Why is this? Well, scandal sells, and the behavior of these figures is scandalous by design. Indeed, some of them compete in conjuring up ever new and more shocking scandals. And the media, keen to maintain their own notoriety at any cost, keep playing right into the hands of these bogus people, become less and less trustworthy, and provide some credibility to the accusation of “fake news.”

8 II 2023: Government or entertainment?

Reactions of Republicans in Congress to President Biden’s State of the Union address revealed, I think, something about the way many of them view government. There were shouts, boos, and other interruptions. I guess the standard was set by Marjorie Taylor Greene with her outcries and other attempts to draw attention to herself, but many other Republicans also joined in the fun.

Let’s not consider the impropriety of this kind of behavior at a formal government event. Rather, let’s ask at what kind of event such behavior would be expected. We see fans at sporting events let it all hang out in cheering their favored team and reviling their opponents. In another setting, the old Golden Rod showboat in St. Louis advertised its old melodramas by inviting playgoers to “Cheer the hero, hiss the villain!”

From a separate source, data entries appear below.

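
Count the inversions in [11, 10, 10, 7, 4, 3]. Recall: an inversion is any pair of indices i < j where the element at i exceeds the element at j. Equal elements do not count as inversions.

Count, for each position, how many later elements it exceeds:
11 → 10, 10, 7, 4, 3 → 5
10 → 7, 4, 3 → 3
10 → 7, 4, 3 → 3
7 → 4, 3 → 2
4 → 3 → 1
3 → none → 0
Sum: 5 + 3 + 3 + 2 + 1 + 0 = 14

14 inversions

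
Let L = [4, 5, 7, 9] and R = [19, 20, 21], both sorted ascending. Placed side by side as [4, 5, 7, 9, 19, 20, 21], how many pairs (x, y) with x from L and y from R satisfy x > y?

0 cross-inversions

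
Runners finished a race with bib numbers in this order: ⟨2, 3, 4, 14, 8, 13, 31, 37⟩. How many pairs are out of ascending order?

There are 2 inversions.

Element-by-element contributions:
2: 0
3: 0
4: 0
14: 2
8: 0
13: 0
31: 0
37: 0
Sum: 0 + 0 + 0 + 2 + 0 + 0 + 0 + 0 = 2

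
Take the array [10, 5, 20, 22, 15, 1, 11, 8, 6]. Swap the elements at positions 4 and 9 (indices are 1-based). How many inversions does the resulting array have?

15

Positions 4 and 9 hold 22 and 6; after swapping, the array is [10, 5, 20, 6, 15, 1, 11, 8, 22].
Element-by-element contributions:
10 → 5, 6, 1, 8 → 4
5 → 1 → 1
20 → 6, 15, 1, 11, 8 → 5
6 → 1 → 1
15 → 1, 11, 8 → 3
1 → none → 0
11 → 8 → 1
8 → none → 0
22 → none → 0
Sum: 4 + 1 + 5 + 1 + 3 + 0 + 1 + 0 + 0 = 15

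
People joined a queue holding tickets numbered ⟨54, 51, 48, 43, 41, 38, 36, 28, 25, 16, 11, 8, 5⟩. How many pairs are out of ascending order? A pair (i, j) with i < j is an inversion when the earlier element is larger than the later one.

For each element, count later entries that are smaller:
54 → 51, 48, 43, 41, 38, 36, 28, 25, 16, 11, 8, 5 → 12
51 → 48, 43, 41, 38, 36, 28, 25, 16, 11, 8, 5 → 11
48 → 43, 41, 38, 36, 28, 25, 16, 11, 8, 5 → 10
43 → 41, 38, 36, 28, 25, 16, 11, 8, 5 → 9
41 → 38, 36, 28, 25, 16, 11, 8, 5 → 8
38 → 36, 28, 25, 16, 11, 8, 5 → 7
36 → 28, 25, 16, 11, 8, 5 → 6
28 → 25, 16, 11, 8, 5 → 5
25 → 16, 11, 8, 5 → 4
16 → 11, 8, 5 → 3
11 → 8, 5 → 2
8 → 5 → 1
5 → none → 0
Sum: 12 + 11 + 10 + 9 + 8 + 7 + 6 + 5 + 4 + 3 + 2 + 1 + 0 = 78

78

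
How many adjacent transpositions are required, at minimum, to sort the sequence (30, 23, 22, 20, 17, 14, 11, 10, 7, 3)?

There are 45 adjacent swaps.

The minimum number of adjacent swaps to sort an array equals its inversion count, since every such swap removes exactly one inversion.
Count inversions — for each element, later elements that are smaller:
30: 23, 22, 20, 17, 14, 11, 10, 7, 3 → 9
23: 22, 20, 17, 14, 11, 10, 7, 3 → 8
22: 20, 17, 14, 11, 10, 7, 3 → 7
20: 17, 14, 11, 10, 7, 3 → 6
17: 14, 11, 10, 7, 3 → 5
14: 11, 10, 7, 3 → 4
11: 10, 7, 3 → 3
10: 7, 3 → 2
7: 3 → 1
3: none → 0
Total inversions: 9 + 8 + 7 + 6 + 5 + 4 + 3 + 2 + 1 + 0 = 45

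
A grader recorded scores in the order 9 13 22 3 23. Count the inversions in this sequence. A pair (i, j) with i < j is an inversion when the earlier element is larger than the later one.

Listing every pair i<j with a[i]>a[j] (using 1-based positions):
(1,4): 9 > 3
(2,4): 13 > 3
(3,4): 22 > 3
That's 3 pairs.

3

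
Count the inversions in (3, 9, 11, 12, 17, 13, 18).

Inversions: 1

Inversion pairs (indices are 0-based):
(4,5): 17 > 13
That's 1 pair.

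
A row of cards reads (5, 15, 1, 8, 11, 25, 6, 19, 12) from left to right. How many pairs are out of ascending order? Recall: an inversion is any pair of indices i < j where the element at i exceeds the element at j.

12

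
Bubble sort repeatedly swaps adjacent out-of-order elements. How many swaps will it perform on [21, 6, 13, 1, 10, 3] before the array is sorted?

11

Each adjacent swap fixes exactly one inversion, so the minimum swap count equals the number of inversions.
Count inversions — for each element, later elements that are smaller:
21: 6, 13, 1, 10, 3 → 5
6: 1, 3 → 2
13: 1, 10, 3 → 3
1: none → 0
10: 3 → 1
3: none → 0
Total inversions: 5 + 2 + 3 + 0 + 1 + 0 = 11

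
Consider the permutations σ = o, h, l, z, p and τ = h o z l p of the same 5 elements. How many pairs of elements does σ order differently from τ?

Discordant pairs: 2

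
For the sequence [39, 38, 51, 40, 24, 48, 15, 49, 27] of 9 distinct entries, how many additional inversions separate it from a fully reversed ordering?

Maximum inversions for 9 distinct elements is C(9, 2) = 9·8/2 = 36.
Current inversions — for each element, count later smaller elements:
39: 4
38: 3
51: 6
40: 3
24: 1
48: 2
15: 0
49: 1
27: 0
Current total: 4 + 3 + 6 + 3 + 1 + 2 + 0 + 1 + 0 = 20
Shortfall: 36 − 20 = 16

16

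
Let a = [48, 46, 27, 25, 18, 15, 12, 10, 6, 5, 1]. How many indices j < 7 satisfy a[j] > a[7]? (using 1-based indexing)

6 such elements

The element at index 7 is 12.
Elements before it: 48, 46, 27, 25, 18, 15
Those larger than 12: 48, 46, 27, 25, 18, 15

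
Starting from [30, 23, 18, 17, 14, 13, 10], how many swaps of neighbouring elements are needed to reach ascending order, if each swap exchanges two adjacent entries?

21 adjacent swaps

The minimum number of adjacent swaps to sort an array equals its inversion count, since every such swap removes exactly one inversion.
Count inversions — for each element, later elements that are smaller:
30: 23, 18, 17, 14, 13, 10 → 6
23: 18, 17, 14, 13, 10 → 5
18: 17, 14, 13, 10 → 4
17: 14, 13, 10 → 3
14: 13, 10 → 2
13: 10 → 1
10: none → 0
Total inversions: 6 + 5 + 4 + 3 + 2 + 1 + 0 = 21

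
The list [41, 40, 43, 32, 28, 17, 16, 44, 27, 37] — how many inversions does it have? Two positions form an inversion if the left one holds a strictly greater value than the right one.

Inversions: 29

Element-by-element contributions:
41 → 40, 32, 28, 17, 16, 27, 37 → 7
40 → 32, 28, 17, 16, 27, 37 → 6
43 → 32, 28, 17, 16, 27, 37 → 6
32 → 28, 17, 16, 27 → 4
28 → 17, 16, 27 → 3
17 → 16 → 1
16 → none → 0
44 → 27, 37 → 2
27 → none → 0
37 → none → 0
Sum: 7 + 6 + 6 + 4 + 3 + 1 + 0 + 2 + 0 + 0 = 29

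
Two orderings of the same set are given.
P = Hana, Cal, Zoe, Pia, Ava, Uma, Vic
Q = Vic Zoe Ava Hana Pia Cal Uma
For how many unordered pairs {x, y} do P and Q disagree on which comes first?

12

Assign each item its position (1..7) in the first ordering, then rewrite the second ordering as that position sequence:
positions: Hana→1, Cal→2, Zoe→3, Pia→4, Ava→5, Uma→6, Vic→7
second ordering as positions: [7, 3, 5, 1, 4, 2, 6]
Discordant pairs = inversions in this position sequence.
7: 3, 5, 1, 4, 2, 6 → 6
3: 1, 2 → 2
5: 1, 4, 2 → 3
1: 0
4: 2 → 1
2: 0
6: 0
Total: 6 + 2 + 3 + 0 + 1 + 0 + 0 = 12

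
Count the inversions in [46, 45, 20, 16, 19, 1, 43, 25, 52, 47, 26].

There are 25 inversions.

Count, for each position, how many later elements it exceeds:
46: 8
45: 7
20: 3
16: 1
19: 1
1: 0
43: 2
25: 0
52: 2
47: 1
26: 0
Sum: 8 + 7 + 3 + 1 + 1 + 0 + 2 + 0 + 2 + 1 + 0 = 25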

I think many Republicans, especially the MAGA and semi-MAGA types, view political life and government as a highly competitive game in which mindless support of their “side” and unrelenting denunciation of the other are all that matters. We could also say that very many Republicans in Congress view government as a melodrama in which they are the heroes and their opponents the villains. In both cases, government is not about real life, but is a game or drama that is a faint copy of real life.

2 II 2023: Bowdlerized history

De Santis has blocked African-American studies from the Florida schools. His mindless slogan is “We want education, not indoctrination,” as if the bowdlerized version of American History he wants to inflict on the children is not a mendacious indoctrination. If De Santis were a German demagogue, he would want to exclude the Nazi period from German history courses.